= Robert A. Crowder =

Texas Ranger (1901-1972)

Robert Austin Crowder (January 29, 1901 – November 26, 1972) was a Ranger in Minden, Rusk County, Texas who was posthumously installed in the Ranger Hall of Fame in May 1982.

==Career==
Crowder served in the Marine Corps from 1921 to 1925. After leaving the Marines he joined the Dallas Police Department as a motorcycle officer in 1925. In 1930 he transferred to the Texas Highway Department and in 1937 received his Ranger commission and served in Company B. Crowder became captain of Company C in Lubbock in 1948 but transferred back to Company B in 1951 to live in Dallas. In 1956, he was made Acting Chief of the Texas Rangers. In 1960 he took a cut in pay to return to his favorite post as Captain of Company B from which he retired in 1969.

==Notable events==
In 1955, when the inmates at the Rusk State Hospital for the Criminally Insane rioted and took a staff member hostage, Captain Crowder entered the hospital (remaining armed) and secured the hostage's release, ending the riot.

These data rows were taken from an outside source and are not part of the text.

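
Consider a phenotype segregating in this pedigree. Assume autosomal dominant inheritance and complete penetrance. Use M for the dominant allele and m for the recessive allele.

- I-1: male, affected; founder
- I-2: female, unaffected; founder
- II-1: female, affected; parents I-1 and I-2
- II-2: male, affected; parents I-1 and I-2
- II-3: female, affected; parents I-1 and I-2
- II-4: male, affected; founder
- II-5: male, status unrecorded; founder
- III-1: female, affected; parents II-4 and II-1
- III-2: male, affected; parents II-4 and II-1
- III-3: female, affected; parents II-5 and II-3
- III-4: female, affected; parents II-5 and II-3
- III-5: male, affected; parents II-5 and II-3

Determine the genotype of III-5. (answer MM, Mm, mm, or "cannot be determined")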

Crowder died of a heart attack on November 26, 1972.

==Book mention==

In In the Line of Duty by Lewis C. Rigler, the author describes Bob as looking like a Ranger:

He stood six feet three inches tall, weighed about 200 pounds, and was in many ways a handsome man. Bob had the look that many people associate with being a Texan -- tall, angular, with a somewhat swarthy, leathery complexion. In some ways he reminded me of John Wayne, James Arness, and Jimmy Stewart, all rolled into one. Bob looked very good in Western twill and boots and had the shape of head that a three-and-a-quarter inch brim white Western hat just naturally fit.